The Scarlet Pimpernel is a 1999 series of television drama programmes loosely based on Baroness Emmuska Orczy's series of novels, set during the French Revolution.

It stars Richard E. Grant as Sir Percy Blakeney, and his alter ego, the eponymous hero. The first series also starred Elizabeth McGovern as his wife Marguerite and Martin Shaw as the Pimpernel's archrival, Paul Chauvelin.
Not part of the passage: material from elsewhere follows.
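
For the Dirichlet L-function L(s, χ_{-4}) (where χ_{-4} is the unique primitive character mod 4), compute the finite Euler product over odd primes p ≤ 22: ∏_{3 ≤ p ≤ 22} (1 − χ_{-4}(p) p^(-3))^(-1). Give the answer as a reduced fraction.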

Robespierre was played by Ronan Vibert.

It was filmed in the Czech Republic and scored by a Czech composer, Michal Pavlíček.

== Cast ==
- Richard E Grant as Sir Percy Blakeney
- Ronan Vibert as Robespierre
- Elizabeth McGovern as Lady Marguerite Blakeney
- Martin Shaw as Chauvelin
- Christopher Fairbank as Fumier
- Anthony Green as Sir Andrew Foulkes
- Beth Goddard as Lady Suzanne Foulkes
- John McEnery as Sir William Wetherby
- Gerard Murphy as Planchet
- Ron Donachie as Mazarini
- Jonathan Coy as Prince of Wales

== Episodes ==
=== Series 1 (1999) ===

| No. overall | No. in series | Title | Directed by | Written by | Original release date |
|---|---|---|---|---|---|
| 1 | 1 | "The Scarlet Pimpernel" | Patrick Lau | Richard Carpenter | 24 January 1999 |
| 2 | 2 | "Valentin Gautier" | Patrick Lau | Richard Carpenter | 31 January 1999 |
| 3 | 3 | "A King's Ransom" | Edward Bennett | Richard Carpenter | 7 February 1999 |

=== Series 2 (2000) ===

| No. overall | No. in series | Title | Directed by | Written by | Original release date |
|---|---|---|---|---|---|
| 4 | 1 | "Ennui" | Graham Theakston | Matthew Hall | 18 October 2000 |
| 5 | 2 | "Friends and Enemies" | Simon Langton | Alan Whiting | 25 October 2000 |
| 6 | 3 | "A Good Name" | Simon Langton | Rob Heyland | 1 November 2000 |

== Awards ==
Caroline Carver won a Royal Television Society Best Actress Award for her performance as Claudette in "A Good Name".